Seventeen months ago, my youngest brother's oldest daughter, barely a "pup", left the warmth, security, and comfort of her Hawaiian home to serve an LDS church mission in (often biting cold, overcast and rainy) Scotland. Her biggest concern was not if she would be a good missionary or not. It was whether she would survive the bite-to-the-bone cold weather. Truth of the matter, the weather ended up being the least of her concerns.
Three to five months into her mission, my beloved niece began suffering from severe depression, deep anxiety, unbearable homesickness, a destructive and unrealistic view of "not being perfect", and wanting to leave the mission-field. Each week, her letters home became more and more despondent. Could she please come home? She promised she would get back in school at BYU-Hawaii. She could serve in her home ward and in the temple. Seemingly, she had lost the desire to continue serving in a hostile place.
I thank heaven that she has had a mission president who has been sensitive to the Spirit and to her emotional suffering and sadness. He contacted her parents to tell them what was going on. He got her medical help to deal with the depression. He found a missionary couple in Germany who, by profession, were psychologists, to help her with cognitive therapy via Skype. Her parents encouraged her to stay, shared their unconditional love for her, told her they would support whatever she ultimately decided, shared difficult and hard experiences from their own missions, and let her know she did not have to be perfect for them to love her, nor did Heavenly Father, or they, expect her to be perfect as a twenty-year old.

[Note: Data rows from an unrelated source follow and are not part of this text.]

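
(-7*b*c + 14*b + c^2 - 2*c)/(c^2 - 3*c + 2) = (-7*b + c)/(c - 1)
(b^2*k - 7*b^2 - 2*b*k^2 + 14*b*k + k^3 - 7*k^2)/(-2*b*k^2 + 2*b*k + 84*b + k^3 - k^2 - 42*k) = (-b^2 + 2*b*k - k^2)/(2*b*k + 12*b - k^2 - 6*k)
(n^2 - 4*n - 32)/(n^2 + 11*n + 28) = (n - 8)/(n + 7)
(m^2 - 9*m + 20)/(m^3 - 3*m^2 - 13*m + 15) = (m - 4)/(m^2 + 2*m - 3)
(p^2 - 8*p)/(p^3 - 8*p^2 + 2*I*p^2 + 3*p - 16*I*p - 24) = p/(p^2 + 2*I*p + 3)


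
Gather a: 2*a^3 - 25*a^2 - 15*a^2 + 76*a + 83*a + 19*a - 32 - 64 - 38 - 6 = 2*a^3 - 40*a^2 + 178*a - 140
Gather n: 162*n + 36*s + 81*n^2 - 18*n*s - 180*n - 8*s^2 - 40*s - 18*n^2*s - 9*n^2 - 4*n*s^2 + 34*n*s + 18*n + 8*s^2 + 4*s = n^2*(72 - 18*s) + n*(-4*s^2 + 16*s)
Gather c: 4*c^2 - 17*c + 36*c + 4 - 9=4*c^2 + 19*c - 5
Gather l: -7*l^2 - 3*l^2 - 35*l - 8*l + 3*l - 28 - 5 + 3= -10*l^2 - 40*l - 30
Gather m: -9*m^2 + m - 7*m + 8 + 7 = -9*m^2 - 6*m + 15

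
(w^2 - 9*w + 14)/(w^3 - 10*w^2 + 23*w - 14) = 1/(w - 1)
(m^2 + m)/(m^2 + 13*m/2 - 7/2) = 2*m*(m + 1)/(2*m^2 + 13*m - 7)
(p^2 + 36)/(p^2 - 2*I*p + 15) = (p^2 + 36)/(p^2 - 2*I*p + 15)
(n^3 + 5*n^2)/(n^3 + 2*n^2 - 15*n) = n/(n - 3)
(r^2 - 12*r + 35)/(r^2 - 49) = (r - 5)/(r + 7)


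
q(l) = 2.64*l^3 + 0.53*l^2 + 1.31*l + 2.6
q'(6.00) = 292.79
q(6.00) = 599.78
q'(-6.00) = 280.07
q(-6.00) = -556.42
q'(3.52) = 103.17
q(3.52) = 128.92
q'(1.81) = 29.18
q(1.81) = 22.36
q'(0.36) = 2.72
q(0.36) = 3.26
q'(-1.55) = 18.69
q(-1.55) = -7.99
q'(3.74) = 116.06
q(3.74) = 153.02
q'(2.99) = 75.28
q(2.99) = 81.82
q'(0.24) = 2.02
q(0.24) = 2.98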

The sadness, depression, and anxiety went on for months and months. Each day, she felt like she was on the edge of a cavernous and frightening precipice. New medications were tried with the hope of finding one that would work best on and with her body chemistry. She continued in therapy several times a week via Skype. Her parents, siblings, friends, boyfriend, uncles, aunts, and grandparents continued supporting and encouraging her.
Eventually, her depressed mood began to lift. She was exercising regularly, getting restful and good sleep at night, and was eating healthier foods. Her missionary efforts, sharing her testimony, declaring truths day and night to the Scottish people all began paying off. With the help of the Holy Ghost, she helped lead a first investigator to baptism, then a second, a third, a fifth, a twelfth, and, very recently, a seventeenth. Her missionary days began flying by. Love for the gospel of Jesus Christ, her gratitude for Heavenly and earthly parents, an abiding and comforting testimony of the Savior, and her great love for her companions and investigators all grew by leaps and bounds. And, now, in a few short weeks, this niece whom I have loved since before she was born will be completing her mission in Scotland and returning to continue her life in Hawaii.

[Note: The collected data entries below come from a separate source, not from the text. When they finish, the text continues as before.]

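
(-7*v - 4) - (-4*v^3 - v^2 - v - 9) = 4*v^3 + v^2 - 6*v + 5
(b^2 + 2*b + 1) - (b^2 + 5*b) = 1 - 3*b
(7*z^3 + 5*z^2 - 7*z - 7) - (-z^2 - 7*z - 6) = 7*z^3 + 6*z^2 - 1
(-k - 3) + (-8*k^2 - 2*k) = -8*k^2 - 3*k - 3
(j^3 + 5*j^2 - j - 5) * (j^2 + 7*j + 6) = j^5 + 12*j^4 + 40*j^3 + 18*j^2 - 41*j - 30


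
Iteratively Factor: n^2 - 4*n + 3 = (n - 3)*(n - 1)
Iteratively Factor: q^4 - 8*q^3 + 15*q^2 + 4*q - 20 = (q + 1)*(q^3 - 9*q^2 + 24*q - 20) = (q - 2)*(q + 1)*(q^2 - 7*q + 10) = (q - 2)^2*(q + 1)*(q - 5)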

Recently, I shared the following with her in an e-mail:
Dear sweetie pie,
I think of you every day. You are in my every prayer. I am so proud of you and the work you are doing and have done while on your mission. I know a mission can be a really hard thing and I am so happy and proud that you have had the courage to serve your mission. As I told you before you ever left for Scotland, your mission will serve you your entire life. You will find blessings associated with it that you never dreamed about. Think of the spiritual strength you have been able to build for your life, your love of the Savior, your dependence on Him and Heavenly Parents who love you and care about you so much. Think of the hard things you have gone through. The next time a hard thing comes along, you can think back upon your difficult times in the mission-field and you will now have the confidence in yourself to face and get through them.

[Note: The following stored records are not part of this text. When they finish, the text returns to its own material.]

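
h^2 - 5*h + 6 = (h - 3)*(h - 2)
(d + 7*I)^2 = d^2 + 14*I*d - 49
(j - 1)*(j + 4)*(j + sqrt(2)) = j^3 + sqrt(2)*j^2 + 3*j^2 - 4*j + 3*sqrt(2)*j - 4*sqrt(2)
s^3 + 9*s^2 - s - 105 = (s - 3)*(s + 5)*(s + 7)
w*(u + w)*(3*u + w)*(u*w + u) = 3*u^3*w^2 + 3*u^3*w + 4*u^2*w^3 + 4*u^2*w^2 + u*w^4 + u*w^3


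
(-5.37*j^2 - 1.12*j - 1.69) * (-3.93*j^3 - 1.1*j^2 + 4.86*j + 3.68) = 21.1041*j^5 + 10.3086*j^4 - 18.2245*j^3 - 23.3458*j^2 - 12.335*j - 6.2192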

I thank Heavenly Father every day, and multiple times every day, that you have been blessed to have this collective missionary experience in your life. I love your Mama and Papa for helping you to be out on a mission, for the sacrifices they have made to have you there in Scotland. I pray daily for your safety, for your happiness. I pray for your investigators and that they will feel Heaven's love for them, that they will feel and see the truths that have been restored, and that they will desire to align themselves with the Savior and be baptized. You, your companion, and they are all loved, very much!!She quickly responded back saying that she did not have much time to write because she was so busy, but wanted to tell me how much she has loved her mission and how sad she will be when she has to leave it. She expressed her gratitude for all the people who have given her support and so much love while being out and how much it had helped.
This lass will be coming home a different person from the one she was when she left- she comes home a confident, contented, hard-working, trusting, loving, and joyful returned missionary. I am glad that it will make her so sad when the time comes for her to leave Scotland, for that means she has: loved the work, loved the people, loved her companions, loved the principles and teachings of the gospel, loved the Church, and loved the Savior like it was meant for her to love while out on a mission. Her mission has changed her, forever.
And, thus, the lesson for us each: life is meant to change us.